La vie de tout homme croyant comprend une multitude d’expériences pénibles dans lesquelles la foi est en jeu. Que ce soit lors de la disparition d’un proche, dans le deuil d’un âge de la vie, ou dans d’autres situations de tristesse, le chrétien est appelé à accepter ces expériences de mort pour s’ouvrir à une vie nouvelle et à reconnaître Dieu. C’est en effet à l’intérieur de ces expériences réelles et non dans des concepts abstraits, que Dieu se révèle à nous. C’est dans des évènements de joie et de peine, de bonheur et de malheur, de mort et de vie, de pardon reçu et de pardon donné que Dieu se fait connaître à l’homme. Or, combien d’aspects de notre vie passée n’ont pas encore été visités par cette foi en la vie nouvelle ? Combien de lieux de notre être demeurent encore prisonniers de nos tombeaux ? Combien d’expériences de notre histoire nous taraudent et nous travaillent car elles sont puissances de mort en attente de la résurrection ?
[blockquote] La liturgie, source de vie. [/blockquote]
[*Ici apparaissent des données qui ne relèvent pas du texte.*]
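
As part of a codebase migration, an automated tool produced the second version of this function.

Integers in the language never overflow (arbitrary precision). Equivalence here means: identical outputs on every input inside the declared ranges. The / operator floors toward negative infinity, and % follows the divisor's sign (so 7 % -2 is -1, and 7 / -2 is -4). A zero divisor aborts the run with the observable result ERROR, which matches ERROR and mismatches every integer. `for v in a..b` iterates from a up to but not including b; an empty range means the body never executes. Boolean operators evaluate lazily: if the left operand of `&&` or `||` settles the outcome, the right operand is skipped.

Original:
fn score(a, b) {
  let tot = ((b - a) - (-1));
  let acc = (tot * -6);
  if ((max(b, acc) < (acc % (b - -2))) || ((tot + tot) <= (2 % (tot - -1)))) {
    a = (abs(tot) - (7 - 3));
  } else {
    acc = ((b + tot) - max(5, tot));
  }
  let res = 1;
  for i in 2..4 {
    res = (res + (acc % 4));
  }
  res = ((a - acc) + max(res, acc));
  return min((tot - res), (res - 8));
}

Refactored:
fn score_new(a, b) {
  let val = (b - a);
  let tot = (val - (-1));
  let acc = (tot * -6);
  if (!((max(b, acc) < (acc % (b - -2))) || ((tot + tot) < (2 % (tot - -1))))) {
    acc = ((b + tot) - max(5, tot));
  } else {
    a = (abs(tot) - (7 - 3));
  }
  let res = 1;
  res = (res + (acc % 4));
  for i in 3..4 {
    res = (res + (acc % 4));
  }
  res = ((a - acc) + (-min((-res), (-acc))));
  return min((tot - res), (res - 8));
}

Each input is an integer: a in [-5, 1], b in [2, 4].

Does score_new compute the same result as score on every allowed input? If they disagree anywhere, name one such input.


The edit looks behavioral (`((tot + tot) <= (2 % (tot - -1)))` became `((tot + tot) < (2 % (tot - -1)))`), but over these ranges it never changes the outcome.
As a probe, take a=1, b=4: score runs tot = 4; acc = -24; ((max(b, acc) < (acc % (b - -2))) || ((tot + tot) <= (2 % (tot - -1)))) -> false; acc = 3; res = 1; [i=2]; res = 4; [i=3]; res = 7; res = 5; return -3; score_new runs val = 3; tot = 4; acc = -24; (!((max(b, acc) < (acc % (b - -2))) || ((tot + tot) < (2 % (tot - -1))))) -> true; acc = 3; res = 1; res = 4; [i=3]; res = 7; res = 5; return -3; both end at -3.
Sweeping the whole domain (21 inputs) finds no disagreement.
verdict: equivalent


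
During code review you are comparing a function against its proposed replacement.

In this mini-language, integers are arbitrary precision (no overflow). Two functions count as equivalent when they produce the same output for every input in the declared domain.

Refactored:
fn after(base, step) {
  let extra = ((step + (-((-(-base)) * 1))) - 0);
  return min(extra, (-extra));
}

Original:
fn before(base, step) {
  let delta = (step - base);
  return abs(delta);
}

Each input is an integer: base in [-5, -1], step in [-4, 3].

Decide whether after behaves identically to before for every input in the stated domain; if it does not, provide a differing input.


Try base=-5, step=-4.
before: delta := 1 | result 1
after: extra := 1 | result -1
1 and -1 differ, so these are not the same function on this domain.
verdict: not equivalent; witness: base=-5, step=-4


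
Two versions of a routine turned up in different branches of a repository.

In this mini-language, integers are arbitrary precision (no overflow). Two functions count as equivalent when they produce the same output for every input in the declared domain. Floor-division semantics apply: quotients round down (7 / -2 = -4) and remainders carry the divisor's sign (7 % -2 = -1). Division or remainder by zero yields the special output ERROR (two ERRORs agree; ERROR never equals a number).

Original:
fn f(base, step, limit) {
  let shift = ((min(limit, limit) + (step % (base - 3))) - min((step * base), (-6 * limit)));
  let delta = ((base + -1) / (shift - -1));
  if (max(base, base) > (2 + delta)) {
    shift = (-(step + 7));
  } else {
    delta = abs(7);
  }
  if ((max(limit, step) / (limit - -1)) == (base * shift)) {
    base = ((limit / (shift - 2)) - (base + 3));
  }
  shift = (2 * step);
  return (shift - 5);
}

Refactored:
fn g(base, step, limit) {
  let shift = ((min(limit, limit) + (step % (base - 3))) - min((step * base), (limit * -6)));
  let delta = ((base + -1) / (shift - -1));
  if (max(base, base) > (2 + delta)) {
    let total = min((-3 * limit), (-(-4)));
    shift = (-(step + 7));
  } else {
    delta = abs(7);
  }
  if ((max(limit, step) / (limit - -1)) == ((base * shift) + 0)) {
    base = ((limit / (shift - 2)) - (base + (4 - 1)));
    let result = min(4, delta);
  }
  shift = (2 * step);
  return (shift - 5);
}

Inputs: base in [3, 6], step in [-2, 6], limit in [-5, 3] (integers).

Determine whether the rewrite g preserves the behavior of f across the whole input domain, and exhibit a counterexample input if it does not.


Comparing the listings, the differences include: constant usage differs; also statement counts differ; also min/max/abs usage differs; also arithmetic usage differs; also local variable names differ.
As a probe, take base=5, step=4, limit=2: f runs shift := 14 | delta := 0 | (max(base, base) > (2 + delta)): true | shift := -11 | ((max(limit, step) / (limit - -1)) == (base * shift)): false | shift := 8 | result 3; g runs shift := 14 | delta := 0 | (max(base, base) > (2 + delta)): true | total := -6 | shift := -11 | ((max(limit, step) / (limit - -1)) == ((base * shift) + 0)): false | shift := 8 | result 3; both end at 3.
An exhaustive pass over the 324 declared inputs shows identical outputs.
verdict: equivalent


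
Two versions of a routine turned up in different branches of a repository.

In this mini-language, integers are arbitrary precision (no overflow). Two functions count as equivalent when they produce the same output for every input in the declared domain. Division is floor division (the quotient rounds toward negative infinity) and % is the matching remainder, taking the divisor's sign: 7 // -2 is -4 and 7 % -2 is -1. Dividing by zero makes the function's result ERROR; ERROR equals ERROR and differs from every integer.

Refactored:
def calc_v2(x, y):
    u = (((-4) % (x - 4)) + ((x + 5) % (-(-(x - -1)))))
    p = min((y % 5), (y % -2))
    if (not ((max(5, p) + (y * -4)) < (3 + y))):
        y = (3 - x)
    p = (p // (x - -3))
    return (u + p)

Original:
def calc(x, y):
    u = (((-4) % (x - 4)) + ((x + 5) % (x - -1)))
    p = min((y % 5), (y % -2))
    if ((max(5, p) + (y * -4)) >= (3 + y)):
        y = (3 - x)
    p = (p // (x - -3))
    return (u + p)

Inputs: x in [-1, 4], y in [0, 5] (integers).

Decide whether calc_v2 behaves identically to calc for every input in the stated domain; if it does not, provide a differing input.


Side by side, the visible changes include: comparison usage differs; also boolean connective usage differs.
Spot check at x=3, y=1 — calc: u := 0 | p := -1 | ((max(5, p) + (y * -4)) >= (3 + y)): false | p := -1 | result -1. calc_v2: u := 0 | p := -1 | (not ((max(5, p) + (y * -4)) < (3 + y))): false | p := -1 | result -1. Both give -1.
Across all 36 domain points the two functions coincide.
verdict: equivalent


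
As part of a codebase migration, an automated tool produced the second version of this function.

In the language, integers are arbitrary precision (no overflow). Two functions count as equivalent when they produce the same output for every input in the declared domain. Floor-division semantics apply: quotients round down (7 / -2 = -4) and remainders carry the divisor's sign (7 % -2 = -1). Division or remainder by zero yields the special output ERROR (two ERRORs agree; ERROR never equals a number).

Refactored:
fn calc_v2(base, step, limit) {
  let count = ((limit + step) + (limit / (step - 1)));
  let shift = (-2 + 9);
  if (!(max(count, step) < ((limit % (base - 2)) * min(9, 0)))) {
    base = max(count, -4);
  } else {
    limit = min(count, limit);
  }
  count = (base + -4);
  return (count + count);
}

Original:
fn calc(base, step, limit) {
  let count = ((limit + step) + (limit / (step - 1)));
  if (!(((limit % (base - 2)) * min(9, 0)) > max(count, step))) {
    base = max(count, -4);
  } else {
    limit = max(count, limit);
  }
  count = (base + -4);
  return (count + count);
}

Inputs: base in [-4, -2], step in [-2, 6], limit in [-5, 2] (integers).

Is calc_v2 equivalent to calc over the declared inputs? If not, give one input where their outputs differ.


Although `max(count, limit)` became `min(count, limit)`, no input in the stated domain can expose it.
As a probe, take base=-4, step=-2, limit=-1: calc runs count := -3 | (!(((limit % (base - 2)) * min(9, 0)) > max(count, step))): false | limit := -1 | count := -8 | result -16; calc_v2 runs count := -3 | shift := 7 | (!(max(count, step) < ((limit % (base - 2)) * min(9, 0)))): false | limit := -3 | count := -8 | result -16; both end at -16.
An exhaustive pass over the 216 declared inputs shows identical outputs.
verdict: equivalent


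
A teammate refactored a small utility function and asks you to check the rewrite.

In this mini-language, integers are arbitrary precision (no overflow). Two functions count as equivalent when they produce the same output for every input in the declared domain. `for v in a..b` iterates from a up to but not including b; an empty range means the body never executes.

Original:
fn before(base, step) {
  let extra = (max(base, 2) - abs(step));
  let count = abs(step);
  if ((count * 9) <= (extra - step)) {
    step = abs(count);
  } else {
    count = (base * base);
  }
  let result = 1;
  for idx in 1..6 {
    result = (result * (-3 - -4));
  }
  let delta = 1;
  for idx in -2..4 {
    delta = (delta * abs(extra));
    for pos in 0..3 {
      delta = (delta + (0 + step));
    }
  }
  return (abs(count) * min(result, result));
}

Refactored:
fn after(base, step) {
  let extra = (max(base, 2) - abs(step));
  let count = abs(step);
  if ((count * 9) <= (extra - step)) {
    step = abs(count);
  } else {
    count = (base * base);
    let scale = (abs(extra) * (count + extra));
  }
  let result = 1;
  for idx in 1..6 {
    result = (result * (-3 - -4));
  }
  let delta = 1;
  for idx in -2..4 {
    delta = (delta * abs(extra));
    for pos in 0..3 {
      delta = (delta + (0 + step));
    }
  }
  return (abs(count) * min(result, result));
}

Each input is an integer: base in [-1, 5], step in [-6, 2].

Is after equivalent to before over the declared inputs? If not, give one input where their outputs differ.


The two are interchangeable: min/max/abs usage differs; also arithmetic usage differs; also local variable names differ; also statement counts differ, and every declared input agrees.
Tracing base=0, step=-6: before: extra becomes -4; next count becomes 6; next ((count * 9) <= (extra - step)) evaluates to false; next count becomes 0; next result becomes 1; next at idx=1:; next result becomes 1; next at idx=2:; next result becomes 1; next at idx=3:; next result becomes 1; next at idx=4:; next result becomes 1; next at idx=5:; next result becomes 1; next delta becomes 1; next at idx=-2:; next delta becomes 4; next at pos=0:; next delta becomes -2; next at pos=1:; next delta becomes -8; next at pos=2:; next delta becomes -14; next at idx=-1:; next delta becomes -56; next at pos=0:; next delta becomes -62; next at pos=1:; next delta becomes -68; next at pos=2:; next delta becomes -74; next at idx=0:; next delta becomes -296; next at pos=0:; next delta becomes -302; next at pos=1:; next delta becomes -308; next at pos=2:; next delta becomes -314; next at idx=1:; next delta becomes -1256; next at pos=0:; next delta becomes -1262; next at pos=1:; next delta becomes -1268; next at pos=2:; next delta becomes -1274; next at idx=2:; next delta becomes -5096; next at pos=0:; next delta becomes -5102; next at pos=1:; next delta becomes -5108; next at pos=2:; next delta becomes -5114; next at idx=3:; next delta becomes -20456; next at pos=0:; next delta becomes -20462; next at pos=1:; next delta becomes -20468; next at pos=2:; next delta becomes -20474; next final value 0 | after: extra becomes -4; next count becomes 6; next ((count * 9) <= (extra - step)) evaluates to false; next count becomes 0; next scale becomes -16; next result becomes 1; next at idx=1:; next result becomes 1; next at idx=2:; next result becomes 1; next at idx=3:; next result becomes 1; next at idx=4:; next result becomes 1; next at idx=5:; next result becomes 1; next delta becomes 1; next at idx=-2:; next delta becomes 4; next at pos=0:; next delta becomes -2; next at pos=1:; next delta becomes -8; next at pos=2:; next delta becomes -14; next at idx=-1:; next delta becomes -56; next at pos=0:; next delta becomes -62; next at pos=1:; next delta becomes -68; next at pos=2:; next delta becomes -74; next at idx=0:; next delta becomes -296; next at pos=0:; next delta becomes -302; next at pos=1:; next delta becomes -308; next at pos=2:; next delta becomes -314; next at idx=1:; next delta becomes -1256; next at pos=0:; next delta becomes -1262; next at pos=1:; next delta becomes -1268; next at pos=2:; next delta becomes -1274; next at idx=2:; next delta becomes -5096; next at pos=0:; next delta becomes -5102; next at pos=1:; next delta becomes -5108; next at pos=2:; next delta becomes -5114; next at idx=3:; next delta becomes -20456; next at pos=0:; next delta becomes -20462; next at pos=1:; next delta becomes -20468; next at pos=2:; next delta becomes -20474; next final value 0 — matching result 0.
Every one of the 63 inputs gives matching results.
verdict: equivalent


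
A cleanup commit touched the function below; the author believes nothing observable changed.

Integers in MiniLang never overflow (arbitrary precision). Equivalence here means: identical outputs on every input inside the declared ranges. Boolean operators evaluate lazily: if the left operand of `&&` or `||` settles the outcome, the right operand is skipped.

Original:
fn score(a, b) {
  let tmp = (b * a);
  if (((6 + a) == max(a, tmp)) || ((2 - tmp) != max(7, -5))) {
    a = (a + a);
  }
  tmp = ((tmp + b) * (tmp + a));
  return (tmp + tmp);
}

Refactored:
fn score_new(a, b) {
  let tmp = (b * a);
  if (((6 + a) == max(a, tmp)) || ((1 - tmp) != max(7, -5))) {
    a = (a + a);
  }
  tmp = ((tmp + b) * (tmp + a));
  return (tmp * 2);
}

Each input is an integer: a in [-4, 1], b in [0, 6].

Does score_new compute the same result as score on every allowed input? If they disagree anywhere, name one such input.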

C’est à la lumière des Écritures Saintes que les disciples d’Emmaüs comprennent le sens de leur tristesse et c’est à la fraction du pain qu’ils reconnaissent la présence de Jésus à leurs côtés. La liturgie de la Parole comme celle de l’Eucharistie célèbrent dans le temps de notre histoire personnelle la présence de Dieu. Seulement, ce témoignage rapporté par la Bible et l’Eucharistie n’est pleinement recevable que si nous commençons par comprendre que notre histoire est une histoire sainte dans laquelle Dieu agit personnellement. A l’image de ses actions pour son peuple élu, Dieu nous accompagne individuellement tout au long de notre existence. Notre vie réelle est ainsi appelée à trouver sa place dans la célébration liturgique où est témoignée la présence divine. A l’exemple des récits bibliques où Dieu manifeste son Amour pour son peuple et l’humanité tout entière, Benoît XVI nous invite au cours de cette année de la foi, à habiter pleinement ces lieux où Dieu révèle sa présence réelle dans l’Eucharistie, les Saintes Ecritures et son corps qu’est l’Église. Car la liturgie ne trouve pleinement son intérêt que si elle est ordonnée à célébrer la vie réelle et le Vivant dans laquelle nous nous inscrivons. Comprise ainsi, elle apparaît alors comme le fondement de notre vie et le socle de notre témoignage que l’on peut se rendre les uns aux autres.